After 30+ conversations, I developed a simple mental model for scoring what I heard. Five questions, five points. Use it as a gut-check, not a hiring rubric.

Question What AI-native sounds like Score
Data pipeline Named source systems, specific quality problems, a named owner for each +1
Production systems A model name or version, a latency target they sometimes miss, a named on-call +1
Inference costs A specific monthly number or order of magnitude, and whether it's trending down +1
Ownership A name - not a team. A runbook - not a meeting. An escalation path that ends somewhere. +1
Failure inventory A specific failure, what the team decided, and what changed in how they build after it +1

Reading the score: Five out of five is genuinely AI-native - rare, worth noting. Three or four means a real foundation at an early stage: you're building on something, not from nothing. One or two is phantom strategy - the roadmap is the product, and the foundation work will land on the incoming CTO. Zero means the slide deck is the AI strategy, and the role being described in the interview does not yet exist.
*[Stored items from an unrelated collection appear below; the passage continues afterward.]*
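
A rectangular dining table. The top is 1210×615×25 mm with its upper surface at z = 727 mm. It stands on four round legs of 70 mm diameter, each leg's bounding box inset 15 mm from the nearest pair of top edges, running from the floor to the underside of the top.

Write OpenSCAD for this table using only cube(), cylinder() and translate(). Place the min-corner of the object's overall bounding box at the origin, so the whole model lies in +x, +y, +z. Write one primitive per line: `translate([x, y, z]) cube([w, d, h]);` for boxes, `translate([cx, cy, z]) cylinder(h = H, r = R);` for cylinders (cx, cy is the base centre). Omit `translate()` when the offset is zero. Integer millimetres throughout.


translate([0, 0, 702]) cube([1210, 615, 25]);
translate([50, 50, 0]) cylinder(h = 702, r = 35);
translate([1160, 50, 0]) cylinder(h = 702, r = 35);
translate([50, 565, 0]) cylinder(h = 702, r = 35);
translate([1160, 565, 0]) cylinder(h = 702, r = 35);


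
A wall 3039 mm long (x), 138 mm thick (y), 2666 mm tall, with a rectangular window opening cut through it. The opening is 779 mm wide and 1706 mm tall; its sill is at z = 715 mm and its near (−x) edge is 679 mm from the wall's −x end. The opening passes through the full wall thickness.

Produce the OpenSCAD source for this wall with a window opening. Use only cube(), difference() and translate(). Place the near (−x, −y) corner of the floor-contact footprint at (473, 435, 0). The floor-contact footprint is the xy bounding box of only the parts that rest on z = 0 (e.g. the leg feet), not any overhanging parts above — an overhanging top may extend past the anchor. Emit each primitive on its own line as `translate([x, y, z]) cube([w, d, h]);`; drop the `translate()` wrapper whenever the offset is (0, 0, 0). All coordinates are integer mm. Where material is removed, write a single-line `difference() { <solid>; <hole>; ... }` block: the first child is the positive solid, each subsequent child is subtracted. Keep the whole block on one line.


difference() { translate([473, 435, 0]) cube([3039, 138, 2666]); translate([1152, 435, 715]) cube([779, 138, 1706]); }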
A score of 0 or 1 is not automatically a reason to walk away. Some CTOs specifically want the green-field problem - building the AI foundation from scratch is genuinely interesting work. But you need to know that's what you're accepting before you accept it. Phantom strategy becomes a trap only when you mistake it for a foundation.

The companies worth joining are the ones that are honest about which score they have. A company that says "we're at a 2, we know it, and here's the plan to get to a 4" is more valuable than a company that performs a 5 in the interview and delivers a 1 on day one.

The companies worth avoiding are not the ones with low scores. They're the ones with low scores and high confidence. That combination - phantom strategy delivered with executive certainty - is where good CTOs disappear.